Dr. Weiss suggested that perhaps a selective autonomic neuropathy could be an explanation for regional effects on fat (i.e., fat gain in some areas and fat loss in others), but there is only some animal data on this and little human data.
And then, of course, Dr. Weiss discussed one of the hotter issues of our time -- the risk for coronary artery disease (CAD). There is concern that chronic HIV infection itself could be a risk factor (atherosclerosis is now viewed as a chronic inflammatory process). Data from the D:A:D study (presented at the Boston CROI meeting and in the New England Journal of Medicine) found a 26 percent increase in risk for CAD for each year patients were on potent ART. Standard risk factors for CAD still dominate (smoking is number one). This issue was highlighted in the case used for discussion in which the approach to ART was influenced by the CAD risk factors for the patient. Dr. Weiss nicely stated that once significant fat changes have occurred, the underlying problems are further aggravated, therefore making prevention crucial.
Options for preventing coronary artery disease include:
In the discussion period, Dr. Wanke cautioned against the use of alternative medications or supplements (such as antioxidants) due to concern about their effect on efficacy and possible other drug interactions. The point was made by an audience member that co-infection with hepatitis C can significantly aggravate metabolic problems.
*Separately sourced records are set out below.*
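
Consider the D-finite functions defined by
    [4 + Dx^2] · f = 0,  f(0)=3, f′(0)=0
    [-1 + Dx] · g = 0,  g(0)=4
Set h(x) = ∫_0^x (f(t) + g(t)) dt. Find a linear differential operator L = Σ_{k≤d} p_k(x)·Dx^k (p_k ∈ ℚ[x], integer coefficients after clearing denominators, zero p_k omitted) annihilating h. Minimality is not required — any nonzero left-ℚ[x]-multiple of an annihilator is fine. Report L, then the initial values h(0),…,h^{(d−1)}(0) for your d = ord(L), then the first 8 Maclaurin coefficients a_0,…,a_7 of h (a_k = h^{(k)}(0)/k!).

f: a_k = 3, 0, -6, 0, 2, 0, -4/15, 0, …
g: a_k = 4, 4, 2, 2/3, 1/6, 1/30, 1/180, 1/1260, …
h₀=f+g: left-lcm gives L₀, ord ≤ 3.
h=∫₀ˣh₀: take L = L₀·Dx.
L = -4·Dx + 4·Dx^2 - Dx^3 + Dx^4  (order 4).
h: a_k = 0, 7, 2, -4/3, 1/6, 13/30, 1/180, -47/1260, …
ICs: h(0) = 0, h′(0) = 7, h′′(0) = 4, h′′′(0) = -8.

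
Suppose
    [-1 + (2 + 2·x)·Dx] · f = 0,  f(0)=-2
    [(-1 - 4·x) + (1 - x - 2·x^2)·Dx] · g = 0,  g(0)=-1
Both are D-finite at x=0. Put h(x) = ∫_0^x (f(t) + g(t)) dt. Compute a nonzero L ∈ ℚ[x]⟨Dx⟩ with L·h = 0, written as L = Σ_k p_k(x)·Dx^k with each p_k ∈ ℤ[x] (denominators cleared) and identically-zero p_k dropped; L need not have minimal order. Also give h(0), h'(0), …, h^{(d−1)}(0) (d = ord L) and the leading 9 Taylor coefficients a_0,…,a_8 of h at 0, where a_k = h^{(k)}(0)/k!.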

There was also much discussion about plastic surgery options (i.e., New-Fill for facial wasting) and a plea for more studies addressing lipoatrophy. On the subject of lipoatrophy, data from Andrew Carr's study (six-month results published in JAMA 2002 with 12-24 month data recently discussed at the Lipodystrophy meeting) showed that a switch from d4T to abacavir (ABC, Ziagen) can result in slow increases in peripheral fat (imperceptible to patients but picked up on DEXA scans).
Many of these issues are currently being addressed in an AIDS Clinical Trials Group (ACTG) study (i.e., ACTG 5142, a clinical trial focusing on an initial NRTI-sparing regimen) and other studies. Although there is much concern about lipodystrophy, this hasn't translated into heightened interest among doctors or patients in clinical studies. Without results from well-designed clinical studies, it seems unlikely that the etiologies of these problems will be elicited or that effective targeted treatments will be developed.
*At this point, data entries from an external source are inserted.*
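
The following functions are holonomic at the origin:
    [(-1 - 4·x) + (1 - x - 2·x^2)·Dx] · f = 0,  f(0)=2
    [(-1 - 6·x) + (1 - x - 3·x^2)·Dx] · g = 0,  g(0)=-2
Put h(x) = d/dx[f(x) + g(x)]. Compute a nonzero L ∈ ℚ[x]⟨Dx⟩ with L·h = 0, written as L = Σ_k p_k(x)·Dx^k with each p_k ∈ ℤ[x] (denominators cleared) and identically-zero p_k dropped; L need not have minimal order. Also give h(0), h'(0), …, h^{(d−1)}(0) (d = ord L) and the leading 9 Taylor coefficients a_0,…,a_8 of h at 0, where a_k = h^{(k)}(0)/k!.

f: a_k = 2, 2, 6, 10, 22, 42, 86, 170, 342, …
g: a_k = -2, -2, -8, -14, -38, -80, -194, -434, -1016, …
L₀ := lclm(L_f,L_g); ord L₀ ≤ 1+1.
h=h₀': d/dx-closure on L₀ ⇒ L.
L = (-6 - 264·x - 360·x^2 - 1176·x^3 - 2406·x^4 - 3600·x^5 + 1296·x^6) + (6 + 54·x + 114·x^2 + 96·x^3 + 27·x^4 - 2334·x^5 - 1872·x^6 + 864·x^7)·Dx + (-1 + 2·x - 11·x^2 - 18·x^3 + 158·x^4 + 61·x^5 - 377·x^6 - 168·x^7 + 108·x^8)·Dx^2  (order 2).
h: a_k = 0, -4, -12, -64, -190, -648, -1848, -5392, -14724, …
ICs: h(0) = 0, h′(0) = -4.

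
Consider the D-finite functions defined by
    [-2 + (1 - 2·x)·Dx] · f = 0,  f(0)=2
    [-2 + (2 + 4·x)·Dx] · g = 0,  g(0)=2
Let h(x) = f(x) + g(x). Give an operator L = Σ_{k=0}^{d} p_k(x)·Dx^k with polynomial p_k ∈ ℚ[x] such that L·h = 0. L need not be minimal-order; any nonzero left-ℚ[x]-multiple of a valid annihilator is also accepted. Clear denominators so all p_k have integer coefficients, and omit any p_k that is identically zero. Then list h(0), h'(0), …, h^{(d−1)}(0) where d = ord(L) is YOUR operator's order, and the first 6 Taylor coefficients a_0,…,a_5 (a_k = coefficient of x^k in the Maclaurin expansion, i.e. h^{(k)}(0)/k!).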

Later that morning, during session 142 ("Management of the Patient With HIV Infection"), Andrew Carr also addressed the issue of the management of the metabolic complications of ART. He presented a case in which he applied the recent data from the ART Collaboration Group (two recent Lancet papers), which looked at the risk for AIDS progression for a patient if untreated or after six months of potent ART.
He plugged the coronary artery risk factors into the Framingham risk calculator and juxtaposed the risk for HIV progression versus CAD risks. He then looked at typical interventions for CAD (i.e., smoking cessation or statin treatment for elevated cholesterol) and showed that smoking cessation and switching the HIV regimen to a more lipid friendly regimen could significantly impact the CAD risk. Thus some useful tools to help sort out what to do for individual patients are becoming available.